Photo: Julian Hochesang - Unsplash julian-hochgesang-Dkn8-zPIbwo-unsplash.jpg
With the digital revolution the humble telephone increasingly just gathers dust on people’s desks, but insurers ITIC say it is a useful tool against in combating cyber-crime.

The International Transport Intermediaries Club (ITIC) flagged up how making a simple phone call can avoid fraudulent payments being made to cyber-criminals.

The insurer gave the example of how cyber-criminals infiltrated communications between a ship manager and a shipyard over payments for repair works.

The ship manager had already received an email from the yard detailing payment for the first instalment of repair work, a day before the payment was due a second email was received by the manager saying the payment routing had changed due to a “certain difficulty”. The manager did not notice the email address had been spoofed with part of it changed from “irn” to “im”.

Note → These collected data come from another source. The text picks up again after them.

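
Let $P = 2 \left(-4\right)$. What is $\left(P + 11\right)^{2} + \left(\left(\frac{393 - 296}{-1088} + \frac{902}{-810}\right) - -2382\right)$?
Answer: $\frac{1053040267}{440640} \approx 2389.8$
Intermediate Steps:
$P = -8$
$\left(P + 11\right)^{2} + \left(\left(\frac{393 - 296}{-1088} + \frac{902}{-810}\right) - -2382\right) = \left(-8 + 11\right)^{2} + \left(\left(\frac{393 - 296}{-1088} + \frac{902}{-810}\right) - -2382\right) = 3^{2} + \left(\left(\left(393 - 296\right) \left(- \frac{1}{1088}\right) + 902 \left(- \frac{1}{810}\right)\right) + 2382\right) = 9 + \left(\left(97 \left(- \frac{1}{1088}\right) - \frac{451}{405}\right) + 2382\right) = 9 + \left(\left(- \frac{97}{1088} - \frac{451}{405}\right) + 2382\right) = 9 + \left(- \frac{529973}{440640} + 2382\right) = 9 + \frac{1049074507}{440640} = \frac{1053040267}{440640}$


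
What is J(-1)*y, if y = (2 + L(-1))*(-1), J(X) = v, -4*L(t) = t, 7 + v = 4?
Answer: 27/4 ≈ 6.7500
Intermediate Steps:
v = -3 (v = -7 + 4 = -3)
L(t) = -t/4
J(X) = -3
y = -9/4 (y = (2 - ¼*(-1))*(-1) = (2 + ¼)*(-1) = (9/4)*(-1) = -9/4 ≈ -2.2500)
J(-1)*y = -3*(-9/4) = 27/4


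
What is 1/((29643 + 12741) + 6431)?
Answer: 1/48815 ≈ 2.0486e-5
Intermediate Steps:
1/((29643 + 12741) + 6431) = 1/(42384 + 6431) = 1/48815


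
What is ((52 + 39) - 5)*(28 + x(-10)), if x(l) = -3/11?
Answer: 26230/11 ≈ 2384.5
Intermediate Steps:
x(l) = -3/11 (x(l) = -3*1/11 = -3/11)
((52 + 39) - 5)*(28 + x(-10)) = ((52 + 39) - 5)*(28 - 3/11) = (91 - 5)*(305/11) = 86*(305/11) = 26230/11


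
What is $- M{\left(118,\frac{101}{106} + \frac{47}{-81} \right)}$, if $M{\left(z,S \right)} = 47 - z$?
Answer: $71$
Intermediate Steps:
$- M{\left(118,\frac{101}{106} + \frac{47}{-81} \right)} = - (47 - 118) = \left(-1\right) \left(-71\right) = 71$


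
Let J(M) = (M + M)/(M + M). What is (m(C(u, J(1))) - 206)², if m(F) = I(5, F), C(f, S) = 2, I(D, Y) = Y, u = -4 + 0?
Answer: 41616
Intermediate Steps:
u = -4
J(M) = 1 (J(M) = (2*M)/((2*M)) = (2*M)*(1/(2*M)) = 1)
m(F) = F
(m(C(u, J(1))) - 206)² = (2 - 206)² = (-204)² = 41616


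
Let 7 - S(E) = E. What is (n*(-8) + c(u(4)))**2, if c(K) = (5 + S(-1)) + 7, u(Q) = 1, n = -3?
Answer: 1936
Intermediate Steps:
S(E) = 7 - E
c(K) = 20 (c(K) = (5 + (7 - 1*(-1))) + 7 = (5 + (7 + 1)) + 7 = (5 + 8) + 7 = 13 + 7 = 20)
(n*(-8) + c(u(4)))**2 = (-3*(-8) + 20)**2 = (24 + 20)**2 = 44**2 = 1936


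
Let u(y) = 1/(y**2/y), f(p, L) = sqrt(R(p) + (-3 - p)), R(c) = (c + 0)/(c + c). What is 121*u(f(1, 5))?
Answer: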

A new invoice was received, on the same template, and the manager made payment, thinking that they had paid the shipyard but in fact the monies were sent to fraudsters. The cyber-criminals even sent a receipt of payment, which appeared to come from the yard.

A few days later a second invoice from the yard was also intercepted by the cyber-criminals, and same process with a fake invoice repeated.

“In total, the ship manager paid $500,000 to the fraudsters and, as the yard had received nothing, they claimed this amount from the ship manager. With ITIC’s involvement, the claim was reduced to $360,000 to reflect that the yard was partly at fault for not operating secure internal systems. ITIC settled the claim,” the club explained.

A simple phonecall made to the yard to confirm changes in bank details could have avoided the fraudulent payments. ITIC also stressed companies should use a number they trust for such verification purposes, and not the one that is stated on the potentially fraudulent invoice.